En parlant des réfugiés et des migrants, on mélange plus ou moins sciemment deux sujets : celui de la façon dont on traite les migrants et les réfugiés qui ont réussi à rejoindre la France et celui du nombre de ceux qu’on doit garder. On feint de croire que, si on traite bien ceux qui sont arrivés en France, on en fera venir beaucoup plus d’ailleurs et qu’on ne saura plus les faire partir.
C’est faux : d’abord, les chiffres restent extrêmement faibles. Selon l’OCDE, la France a accueilli en 2016 78.000 réfugiés et demandeurs d’asile, auquel s’ajoute 180.000 autres immigrants, dont 90.000 pour le regroupement familial et 70.000 étudiants. En 2017, on aurait atteint 100.00 réfugiés et demandeurs d’asile. Et cela continue au rythme de 7 à 8000 par mois en moyenne. On parle donc là de 1,5 pour mille de la population française. Un et demi pour mille !!!!!! Il est possible d’accueillir dignement chaque année un et demi pour mille de la population française ! Même deux ou trois pour mille !
La France n’est d’ailleurs pas aux avant-gardes de cet accueil : Elle qui en 2010 accueillait un demandeur d’asile sur 5 en Europe n’en accueille plus aujourd’hui qu’un sur 15.
De plus, ceux qu’on reçoit on le plus grand mal à être accueilli dignement. S’il n’y avait l’extraordinaire travail d’associations qui pallient la carence de l’Etat, et de formidables fonctionnaires attentifs et débordés, un demandeur d’asile ne pourrait jamais passer dans le labyrinthe des PADA, GUDA, CAES et OFIII, OFPRA. Quand il n’est pas renvoyé, par l’injuste procédure dite de Dublin, vers le pays européen qui l’a accueilli le premier, reportant la charge la plus lourde sur le plus faible d’entre eux, la Grèce. Au moment même où les Français réclament des Britanniques une procédure exactement contraire !
Pire, encore : non seulement on les reçoit mal, mais on les maltraite : J’ai vu, de mes yeux vus, des policiers gazer des jeunes gens qui marchaient tranquillement un dimanche après midi dans les rues de Calais, aux abords de la gare routière. Juste pour les en déloger. J’avais de la peine non seulement pour ces jeunes mineurs venus du bout du monde, mais pour ces policiers qui accomplissaient une tache indigne de leur uniforme, et de la morale qu’ils sont censés défendre.
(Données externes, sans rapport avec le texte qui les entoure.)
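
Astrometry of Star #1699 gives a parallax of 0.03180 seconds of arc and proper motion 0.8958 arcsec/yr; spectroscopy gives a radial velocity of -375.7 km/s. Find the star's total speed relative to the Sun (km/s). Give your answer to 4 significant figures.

398.7 km/s

d = 1/p = 1/0.03180″ = 31.447 pc.
v_t = 4.740 μ d = 4.740 × 0.8958 × 31.447 = 133.53 km/s.
v = √(v_r² + v_t²) = √((-375.7)² + 133.53²) = √158981 = 398.72 km/s.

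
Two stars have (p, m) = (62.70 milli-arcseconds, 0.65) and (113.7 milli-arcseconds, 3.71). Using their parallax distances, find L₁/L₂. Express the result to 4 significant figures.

L₁/L₂ = 55.08

d₁ = 1/p₁ = 1/0.06270″ = 15.949 pc; d₂ = 1/p₂ = 1/0.1137″ = 8.7951 pc.
M₁ = m₁ − 5 log₁₀ d₁ + 5 = 0.65 − 6.0137 + 5 = -0.3637.
M₂ = 3.71 − 4.7212 + 5 = 3.9888.
L₁/L₂ = 10^(0.4(M₂ − M₁)) = 10^(0.4 × 4.3525) = 10^1.74100 = 55.081.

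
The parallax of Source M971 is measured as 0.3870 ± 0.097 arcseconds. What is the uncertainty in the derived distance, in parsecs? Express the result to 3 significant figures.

0.648 pc

d = 1/p, so σ_d = σ_p / p².
σ_d = 0.0970 / (0.3870)² = 0.0970 / 0.14977 = 0.64766 pc.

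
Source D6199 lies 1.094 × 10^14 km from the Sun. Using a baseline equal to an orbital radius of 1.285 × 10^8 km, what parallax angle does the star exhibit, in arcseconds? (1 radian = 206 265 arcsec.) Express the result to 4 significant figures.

θ ≈ B/d = (1.285 × 10^8) / (1.094 × 10^14) = 1.1746 × 10^-6 rad.
In arcseconds: 1.1746 × 10^-6 × 206265 = 0.24228″.

0.2423 arcsec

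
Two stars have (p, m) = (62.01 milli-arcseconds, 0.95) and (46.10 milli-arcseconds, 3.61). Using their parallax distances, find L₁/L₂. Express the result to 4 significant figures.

d₁ = 1/p₁ = 1/0.06201″ = 16.126 pc; d₂ = 1/p₂ = 1/0.04610″ = 21.692 pc.
M₁ = m₁ − 5 log₁₀ d₁ + 5 = 0.95 − 6.0376 + 5 = -0.0876.
M₂ = 3.61 − 6.6815 + 5 = 1.9285.
L₁/L₂ = 10^(0.4(M₂ − M₁)) = 10^(0.4 × 2.0161) = 10^0.80644 = 6.4038.

L₁/L₂ = 6.404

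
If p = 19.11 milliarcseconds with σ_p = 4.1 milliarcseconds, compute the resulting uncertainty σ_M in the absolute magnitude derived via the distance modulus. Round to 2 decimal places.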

La priorité doit être de bien traiter ceux qui sont là ; et pour cela, de se donner les moyens d’analyser beaucoup plus vite s’ils relèvent du droit d’asile et, si c’est le cas, de le leur donner plein et entier. Il n’est pas normal que quelqu’un qui a un droit de rester légalement sur le territoire français n’ait pas le droit d’y faire des études et d’y travailler, même provisoirement, c’est-à-dire de contribuer positivement à la nation qui le reçoit.
Par ailleurs, une fois une politique explicite définie, et elle ne l’est pas, on doit être intraitable sur l’expulsion de ceux qui n’ont pas été autorisés à rester. En les traitant avec respect avant leur expulsion, en particulier en leur accordant un accueil inconditionnel en hiver dans des logements d’urgence. Et là encore s’en donner les moyens.
Et s’il faut, pour tout cela, plus de ressources qu’on les trouve ; on ne parle pas de sommes considérables et je fais partie de ceux qui seraient prêts à payer plus d’impôt pour mieux traiter ceux qui cherchent refuge en France, si on me garantissait que cela ne serait pas perdu dans les gaspillages innombrables des transferts sociaux, des retraites privilégiées, et des avantages nouveaux accordés aux détenteurs du capital.
En recevant mal ceux qui viennent chez nous, par le malheur de leur destin, on s’habitue à manquer de cœur, on pourrit son âme, tant comme nation que comme individu. N’oublions pas cette vieille leçon de l’histoire : En tolérant qu’on maltraite l’étranger, on finit par déclarer étranger celui qu’on voudrait pouvoir maltraiter.